Kat Carlton is a writer from Denver, CO – now living in Bloomington as she works toward her MFA in poetry, loving and learning with the community here. Currently she’s exploring Black womanhood and ancestry, the body as co-creator, desire and surveillance with writing, watercolors, and sharing. Her work has been featured in Stain’d Arts Magazine, Punch Drunk Press, and Asterism.

Laura Dzubay
is an MFA candidate in fiction at Indiana University. Her short stories and essays have previously appeared in Electric Literature, Blue Earth Review, Cimarron Review, and elsewhere. In addition to writing, she loves good food, hiking, and haunted places.

S.J. Ghaus
is a Pakistani-American poet, gardener, and community organizer currently working on an MFA at Indiana University. They are a VONA/Voices of Our Nation fellow, a Tin House workshop graduate, and the recipient of the 2020 Vera Meyer Strube Poetry Prize. Their work can be found on, Poetry Daily, and poiesis, and they currently serve as Poetry Editor for Indiana Review. You can usually find them on their bike, covered in dirt, singing very loudly.

Jessica Masi
is a storyteller, community activist, and wandering hobbyist from Indianapolis and Chicago.
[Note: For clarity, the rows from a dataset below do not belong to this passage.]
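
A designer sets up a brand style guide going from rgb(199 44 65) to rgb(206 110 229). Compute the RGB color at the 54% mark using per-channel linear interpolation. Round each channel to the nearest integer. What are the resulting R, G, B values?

(203, 80, 154)

54% corresponds to t = 0.54.
R = 199 + 0.54 × (206 − 199) = 199 + 0.54 × 7 = 202.78 → 203
G = 44 + 0.54 × (110 − 44) = 44 + 0.54 × 66 = 79.64 → 80
B = 65 + 0.54 × (229 − 65) = 65 + 0.54 × 164 = 153.56 → 154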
They are a first-year MFA candidate in Fiction at IU. Their writing often meets at the intersection of memoir and speculative fiction. They are interested in the connections and fractures between written and spoken words. Their work explores family legends, race cars, sexuality, and the use of oral storytelling as historical record. They belong to the Choctaw Nation of Oklahoma.